De fait, dans la dimension intérieure, cette soumission précède l’acte d’unifier notre existence dans le service de D.ieu. Cette capacité de « lier ensemble » les facettes de l’individu et du peuple juif découle de notre soumission profonde au chef spirituel de la génération. Toutefois, la manifestation extérieure de ce service suit l’ordre du rêve de Joseph : d’abord « lier », ensuite la soumission.
5. La signification des étoiles
Mais nous sommes ici au niveau du premier rêve de Joseph. À ce niveau, le service est encore confiné à la « terre », aux limites de l’existence physique. Le Juif doit encore transcender ces contraintes par l’acte de la Téchouva (« repentance », ou plus exactement « retour »). Le véritable processus de la Téchouva se produit quand « l’esprit retourne à D.ieu qui l’a donné »18 – c’est-à-dire quand l’âme du Juif retrouve son état primitif, celui d’avant son incarnation. Cela ne veut pas dire que le corps et l’âme doivent – à D.ieu ne plaise – être séparés, ou que l’existence corporelle doive être niée, mais que le corps doit cesser d’occulter la lumière de l’âme.

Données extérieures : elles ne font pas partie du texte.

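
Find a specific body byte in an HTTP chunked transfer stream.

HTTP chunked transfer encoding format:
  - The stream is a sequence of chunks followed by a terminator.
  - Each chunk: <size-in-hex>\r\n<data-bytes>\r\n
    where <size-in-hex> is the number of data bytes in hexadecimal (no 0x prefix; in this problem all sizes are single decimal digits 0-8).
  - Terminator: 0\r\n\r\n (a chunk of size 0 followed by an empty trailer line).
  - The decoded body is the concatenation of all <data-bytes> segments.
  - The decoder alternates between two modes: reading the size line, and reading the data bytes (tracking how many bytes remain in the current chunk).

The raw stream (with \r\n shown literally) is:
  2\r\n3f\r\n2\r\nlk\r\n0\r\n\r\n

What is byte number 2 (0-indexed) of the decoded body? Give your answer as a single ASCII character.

Answer: l

Derivation:
Chunk 1: stream[0..1]='2' size=0x2=2, data at stream[3..5]='3f' -> body[0..2], body so far='3f'
Chunk 2: stream[7..8]='2' size=0x2=2, data at stream[10..12]='lk' -> body[2..4], body so far='3flk'
Chunk 3: stream[14..15]='0' size=0 (terminator). Final body='3flk' (4 bytes)
Body byte 2 = 'l'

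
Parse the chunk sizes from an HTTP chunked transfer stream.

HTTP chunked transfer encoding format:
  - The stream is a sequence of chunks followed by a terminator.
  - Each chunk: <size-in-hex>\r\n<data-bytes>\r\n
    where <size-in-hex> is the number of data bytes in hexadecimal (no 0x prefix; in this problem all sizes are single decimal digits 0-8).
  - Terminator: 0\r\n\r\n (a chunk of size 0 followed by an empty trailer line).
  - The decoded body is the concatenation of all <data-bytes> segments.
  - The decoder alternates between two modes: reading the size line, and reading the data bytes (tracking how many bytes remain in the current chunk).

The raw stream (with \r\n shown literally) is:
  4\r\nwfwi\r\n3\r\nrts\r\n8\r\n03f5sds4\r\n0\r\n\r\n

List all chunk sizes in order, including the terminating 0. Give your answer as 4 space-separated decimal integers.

Answer: 4 3 8 0

Derivation:
Chunk 1: stream[0..1]='4' size=0x4=4, data at stream[3..7]='wfwi' -> body[0..4], body so far='wfwi'
Chunk 2: stream[9..10]='3' size=0x3=3, data at stream[12..15]='rts' -> body[4..7], body so far='wfwirts'
Chunk 3: stream[17..18]='8' size=0x8=8, data at stream[20..28]='03f5sds4' -> body[7..15], body so far='wfwirts03f5sds4'
Chunk 4: stream[30..31]='0' size=0 (terminator). Final body='wfwirts03f5sds4' (15 bytes)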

Là est le but final de la descente de celle-ci dans le corps au sein d’une existence physique : que, sans nier ni fuir ce mode d’existence, l’âme conserve sa proximité directe à D.ieu.
Tel est le sens du second rêve de Joseph. Il parle du Juif qui a déjà dépassé le service confiné à la « terre ». Il a quitté le monde de la « séparation » – l’état où les choses semblent exister de façon autonomes – et il n’a plus besoin de « lier » ensemble les éléments disparates de son être. Son service est désormais entièrement au niveau du « ciel », la voie du retour à l’état premier de l’âme.

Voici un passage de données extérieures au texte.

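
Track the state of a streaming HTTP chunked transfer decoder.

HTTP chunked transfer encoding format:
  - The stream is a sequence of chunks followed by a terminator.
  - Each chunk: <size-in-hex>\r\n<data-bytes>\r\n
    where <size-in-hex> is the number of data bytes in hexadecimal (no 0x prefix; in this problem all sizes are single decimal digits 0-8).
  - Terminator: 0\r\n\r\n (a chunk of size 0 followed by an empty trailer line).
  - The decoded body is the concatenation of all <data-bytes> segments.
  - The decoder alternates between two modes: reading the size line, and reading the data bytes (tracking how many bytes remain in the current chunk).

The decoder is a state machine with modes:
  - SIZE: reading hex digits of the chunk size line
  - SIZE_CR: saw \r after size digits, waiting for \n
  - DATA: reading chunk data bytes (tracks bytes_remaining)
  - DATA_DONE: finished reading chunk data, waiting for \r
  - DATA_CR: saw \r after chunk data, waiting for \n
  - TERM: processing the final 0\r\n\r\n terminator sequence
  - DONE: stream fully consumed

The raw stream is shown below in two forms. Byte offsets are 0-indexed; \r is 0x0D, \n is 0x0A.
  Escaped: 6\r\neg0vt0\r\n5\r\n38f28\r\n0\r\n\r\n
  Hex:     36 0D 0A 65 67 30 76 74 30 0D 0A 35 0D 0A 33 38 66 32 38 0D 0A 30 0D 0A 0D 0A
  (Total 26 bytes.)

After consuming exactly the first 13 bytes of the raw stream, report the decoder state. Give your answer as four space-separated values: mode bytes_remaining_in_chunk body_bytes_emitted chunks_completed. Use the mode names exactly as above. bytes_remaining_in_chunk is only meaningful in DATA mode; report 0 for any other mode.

Byte 0 = '6': mode=SIZE remaining=0 emitted=0 chunks_done=0
Byte 1 = 0x0D: mode=SIZE_CR remaining=0 emitted=0 chunks_done=0
Byte 2 = 0x0A: mode=DATA remaining=6 emitted=0 chunks_done=0
Byte 3 = 'e': mode=DATA remaining=5 emitted=1 chunks_done=0
Byte 4 = 'g': mode=DATA remaining=4 emitted=2 chunks_done=0
Byte 5 = '0': mode=DATA remaining=3 emitted=3 chunks_done=0
Byte 6 = 'v': mode=DATA remaining=2 emitted=4 chunks_done=0
Byte 7 = 't': mode=DATA remaining=1 emitted=5 chunks_done=0
Byte 8 = '0': mode=DATA_DONE remaining=0 emitted=6 chunks_done=0
Byte 9 = 0x0D: mode=DATA_CR remaining=0 emitted=6 chunks_done=0
Byte 10 = 0x0A: mode=SIZE remaining=0 emitted=6 chunks_done=1
Byte 11 = '5': mode=SIZE remaining=0 emitted=6 chunks_done=1
Byte 12 = 0x0D: mode=SIZE_CR remaining=0 emitted=6 chunks_done=1

Answer: SIZE_CR 0 6 1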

Mais l’acte de soumission à la « tête » du corps collectif du peuple juif est répété dans ce rêve (où le soleil, la lune, et onze étoiles se prosternent). Cela implique clairement que cette attitude intérieure de déférence n’est pas limitée au Juif qui travaille encore « dans le champ », mais qu’elle s’étend au Juif qui a déjà « atteint les cieux ». Certes, celui-ci n’a plus besoin d’être guidé pour éviter les occultations et les distorsions de la vision spirituelle qui sont le lot de la vie physique. Mais même à ce niveau, il doit agir en harmonie avec les autres Juifs dans leur sujétion collective à leur chef spirituel.

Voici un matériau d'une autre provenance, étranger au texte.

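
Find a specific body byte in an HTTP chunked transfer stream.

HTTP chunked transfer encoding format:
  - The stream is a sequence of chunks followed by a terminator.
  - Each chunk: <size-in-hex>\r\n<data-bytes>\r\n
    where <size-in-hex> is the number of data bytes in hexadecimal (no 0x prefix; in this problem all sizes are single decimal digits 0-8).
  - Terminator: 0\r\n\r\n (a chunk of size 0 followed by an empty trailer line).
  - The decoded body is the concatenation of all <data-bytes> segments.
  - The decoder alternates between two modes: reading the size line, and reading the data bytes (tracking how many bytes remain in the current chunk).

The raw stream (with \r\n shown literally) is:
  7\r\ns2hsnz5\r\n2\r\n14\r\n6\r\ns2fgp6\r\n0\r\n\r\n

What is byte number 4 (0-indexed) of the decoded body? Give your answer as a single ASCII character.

Chunk 1: stream[0..1]='7' size=0x7=7, data at stream[3..10]='s2hsnz5' -> body[0..7], body so far='s2hsnz5'
Chunk 2: stream[12..13]='2' size=0x2=2, data at stream[15..17]='14' -> body[7..9], body so far='s2hsnz514'
Chunk 3: stream[19..20]='6' size=0x6=6, data at stream[22..28]='s2fgp6' -> body[9..15], body so far='s2hsnz514s2fgp6'
Chunk 4: stream[30..31]='0' size=0 (terminator). Final body='s2hsnz514s2fgp6' (15 bytes)
Body byte 4 = 'n'

Answer: n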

6. Les barreaux de l’échelle menant au ciel.
Telle est donc la voie tracée pour chaque Juif par les rêves de Joseph. D’abord, il y a « le travail dans le champ », l’effort (avoda) pour unifier un monde d’existences séparées et divisées au sein du service divin (« lier les gerbes »). Et bien que les Juifs soient appelés des « fils de rois »,19 ou même simplement « rois »,20 cela n’implique pas que l’on puisse faire l’économie de cet effort. Car les récompenses de la sainteté doivent être acquise par un travail ici-bas. Et ce sont des récompenses qu’il ne nous est pas possible d’anticiper : elles seront « trouvées », c’est-à-dire qu’elles seront inattendues.21 Le Talmud nous dit22 : « Si un homme te dit : “J’ai travaillé et n’ai pas trouvé [une récompense]”, ne le crois pas. S’il dit : “Je n’ai pas travaillé, mais j’ai quand même trouvé”, ne le crois pas. Mais s’il dit : “J’ai travaillé et j’ai trouvé”, crois-le. »
Ensuite, à tous les niveaux du service divin, il faut qu’il y ait soumission à la « tête » du « corps » du peuple juif.
Enfin, comme il nous est dit dans les Pirkei Avot23 : quand « ta volonté sera annulée (devant Sa volonté) », il en résultera qu’« Il annulera la volonté des autres devant la tienne ». En d’autres termes, les dissimulations de ce monde de pluralité et de séparation (« les autres ») perdront leur puissance, et nous serons ouverts au flot de révélation et de vie spirituelle, toutes choses qui sont la vie de Joseph et de sa droiture.